More than 80 per cent of the country is demanding less immigration.
A big chunk want none at all.
The only way we can truly wrest back control of our borders — especially to tackle illegal migration — is to fundamentally fix our relationship with the ECHR. Or quit it all together.
Breathtakingly, Lord Hermer compares any such suggestion with Nazism.
Is he really likening the thoughts of most ordinary Brits to the most evil regime in human history?
If so, then he is unfit for his office.
Despite his forced apology yesterday, his Lordship still fails to understand that he is now in Government — not performing for his legal echo chamber.
The public wants change — which is why Keir Starmer speaks of Britain becoming an “island of strangers”.
Unless Hermer accepts that he is in Cabinet to serve the interests of his country — not his friends in the human rights lobby — his days will be numbered.
Soft cell hell
THERE will be many who feel Southport monster Axel Rudakubana doesn’t deserve to still be alive.

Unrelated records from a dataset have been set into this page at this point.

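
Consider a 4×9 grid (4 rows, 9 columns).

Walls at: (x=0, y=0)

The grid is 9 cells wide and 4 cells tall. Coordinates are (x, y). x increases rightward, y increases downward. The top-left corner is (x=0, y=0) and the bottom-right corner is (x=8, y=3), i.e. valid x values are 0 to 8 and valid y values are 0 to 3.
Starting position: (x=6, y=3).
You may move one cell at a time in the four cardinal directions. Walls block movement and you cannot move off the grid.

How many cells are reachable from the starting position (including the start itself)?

BFS flood-fill from (x=6, y=3):
  Distance 0: (x=6, y=3)
  Distance 1: (x=6, y=2), (x=5, y=3), (x=7, y=3)
  Distance 2: (x=6, y=1), (x=5, y=2), (x=7, y=2), (x=4, y=3), (x=8, y=3)
  Distance 3: (x=6, y=0), (x=5, y=1), (x=7, y=1), (x=4, y=2), (x=8, y=2), (x=3, y=3)
  Distance 4: (x=5, y=0), (x=7, y=0), (x=4, y=1), (x=8, y=1), (x=3, y=2), (x=2, y=3)
  Distance 5: (x=4, y=0), (x=8, y=0), (x=3, y=1), (x=2, y=2), (x=1, y=3)
  Distance 6: (x=3, y=0), (x=2, y=1), (x=1, y=2), (x=0, y=3)
  Distance 7: (x=2, y=0), (x=1, y=1), (x=0, y=2)
  Distance 8: (x=1, y=0), (x=0, y=1)
Total reachable: 35 (grid has 35 open cells total)

Answer: Reachable cells: 35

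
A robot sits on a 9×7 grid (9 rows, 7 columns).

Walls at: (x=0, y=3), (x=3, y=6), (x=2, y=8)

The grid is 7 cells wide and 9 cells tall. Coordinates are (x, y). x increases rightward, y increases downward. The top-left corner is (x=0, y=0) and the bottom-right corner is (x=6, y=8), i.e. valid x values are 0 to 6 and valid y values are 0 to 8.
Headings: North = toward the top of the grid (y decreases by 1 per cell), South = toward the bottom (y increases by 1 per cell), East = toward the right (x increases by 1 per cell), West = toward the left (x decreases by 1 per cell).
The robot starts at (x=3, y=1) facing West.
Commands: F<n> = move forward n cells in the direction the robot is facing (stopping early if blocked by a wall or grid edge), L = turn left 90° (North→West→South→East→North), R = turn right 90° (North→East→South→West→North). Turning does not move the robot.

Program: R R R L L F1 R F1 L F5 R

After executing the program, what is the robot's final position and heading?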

So the idea that he continues to receive jail privileges despite launching a brutal attack on guards is sickening.
Why should prison officers have to face the daily threat of attack while he enjoys his home comforts?
The truth is that across the prison service beasts like Rudakubana are being molly-coddled.
Just this week, we revealed how the brother of the Manchester Arena suicide bomber was allowed to make a compensation claim for what he said were breaches of his religious rights.
Yet officers in the specialist Islamic unit where Hashem Abedi is held at Frankland Prison fear that one day a colleague will be beheaded.
Lock up these murdering scum and stop pandering to their demands.
Do your duty
WERE it not for The Sun’s Keep it Down campaign, fuel prices would still be at record levels.
As it is, they are now the lowest since 2021 thanks to the cut in fuel duty fought for by this newspaper.
Ending that relief for motorists would be highly damaging for growth.
Last October, Chancellor Rachel Reeves rightly understood that scrapping the 14-year freeze would hammer working people.
She mustn’t be tempted — as she grapples with a £150billion deficit — to fleece drivers already clobbered by the highest taxes in 80 years.